Zweitens ist das Gender-Verhältnis hier wesentlich offener gestaltet (am
Ende führt Neytiri die Na’vi an, und Gott ist eine Frau). Drittens ist
die Basis des Helden und seines Kampfes zu jeder Zeit eben die avancierte Avatar-Technologie,
die allen Raumschiffen und automatischen Waffen (die Jakes Avatar übrigens
auch noch benutzt) weit überlegen ist. Auch wenn Camerons quasi-biblische
Geschichte von der Zerstörung und Rettung des Garten Eden eine ganze Reihe
einfacher Gleichungen aufmacht, sind es am Ende doch zu viele und alle wiederum
auf gar nicht so einfache Weise miteinander verbunden.
Das
Schlichte und Wahre, zu dem wir mit den Na’vi vordringen, um mit Flugechsen
wilde Sturzflüge zu erleben oder schwebende Felsen zu erklimmen, ist hier
nicht allein Folge quasiesoterischer Vereinfachung. „Besinnt euch doch!“, funktioniert
so nicht.
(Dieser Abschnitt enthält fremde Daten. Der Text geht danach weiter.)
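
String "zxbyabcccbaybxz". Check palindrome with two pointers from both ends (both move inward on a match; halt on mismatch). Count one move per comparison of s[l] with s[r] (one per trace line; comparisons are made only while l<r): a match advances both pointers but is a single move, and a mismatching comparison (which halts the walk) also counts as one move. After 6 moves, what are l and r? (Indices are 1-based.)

l=7, r=9

l=1 r=15: 'z'=='z', l++,r--
l=2 r=14: 'x'=='x', l++,r--
l=3 r=13: 'b'=='b', l++,r--
l=4 r=12: 'y'=='y', l++,r--
l=5 r=11: 'a'=='a', l++,r--
l=6 r=10: 'b'=='b', l++,r--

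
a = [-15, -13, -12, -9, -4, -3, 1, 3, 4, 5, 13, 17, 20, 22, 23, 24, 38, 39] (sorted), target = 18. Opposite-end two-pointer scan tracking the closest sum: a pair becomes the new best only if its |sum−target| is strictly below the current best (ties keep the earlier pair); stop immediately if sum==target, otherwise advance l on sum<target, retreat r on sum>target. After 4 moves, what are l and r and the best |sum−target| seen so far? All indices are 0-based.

[0,17] -15+39=24 d=6 * → r--
[0,16] -15+38=23 d=5 * → r--
[0,15] -15+24=9 d=9 → l++
[1,15] -13+24=11 d=7 → l++

l=2, r=15, best |Δ|=5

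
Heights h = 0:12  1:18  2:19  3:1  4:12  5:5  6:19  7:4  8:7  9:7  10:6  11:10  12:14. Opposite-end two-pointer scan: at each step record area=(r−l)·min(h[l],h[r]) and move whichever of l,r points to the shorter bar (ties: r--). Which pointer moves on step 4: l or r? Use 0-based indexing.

l=0 r=12: min(12,14)*12=144 best=144 *, l++
l=1 r=12: min(18,14)*11=154 best=154 *, r--
l=1 r=11: min(18,10)*10=100 best=154, r--
l=1 r=10: min(18,6)*9=54 best=154, r--

r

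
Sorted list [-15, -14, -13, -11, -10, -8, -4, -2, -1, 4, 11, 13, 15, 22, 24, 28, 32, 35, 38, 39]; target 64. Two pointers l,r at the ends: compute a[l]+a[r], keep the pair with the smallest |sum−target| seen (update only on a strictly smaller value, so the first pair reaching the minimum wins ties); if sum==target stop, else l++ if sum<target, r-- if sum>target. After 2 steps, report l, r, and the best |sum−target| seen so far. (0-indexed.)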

Hingegen betreten wir mit Jake das Öko-Phantasialand von Pandora
eben nur Dank des Avatar-Programms, das man auch als das diegetische Spiegelbild
der im Kino laufenden 3D-Stereoskopie verstehen könnte. Zurück zur
Natur ist jedenfalls eine Frage der Technologie, oder: Das Game ist die Welt.
Genau
dort, weltweit, muss und will „Avatar“ funktionieren und vereint darum neben
ein paar interessanten Volten zu digitalen Medien vor allem jede Menge Kulturbrocken
aus unterschiedlichsten Teilen unseres Planeten. Jesus hat unter dem Baum der
Erkenntnis Sex mit Pocahontas und konvertiert zum Buddhismus, bevor er das Jenseits
zum Diesseits erklärt und als Drachenreiter für das totale Gleichgewicht
auf einem Mond sorgt, der eigentlich ein großer Datenspeicher ist. Sie
finden das gaga? Das kommt dabei heraus, wenn ein Blockbuster von James Camaron
das Gleichgewicht sucht und zum Glück nicht den kleinsten gemeinsamen Nenner
will.
Jan
Distelmeyer
Dieser
Text ist zuerst erschienen in: epd Film
Zu
diesem Film gibt’s im archiv der filmzentrale mehrere
Texte
Avatar
USA
2009. R, B: James Cameron. P: Jon Landau, James Cameron. K:
Mauro Fiore. Sch:
John Refoua, Stephen Rivkin. M: James Horner. A: Rick Carter, Rob Stromberg.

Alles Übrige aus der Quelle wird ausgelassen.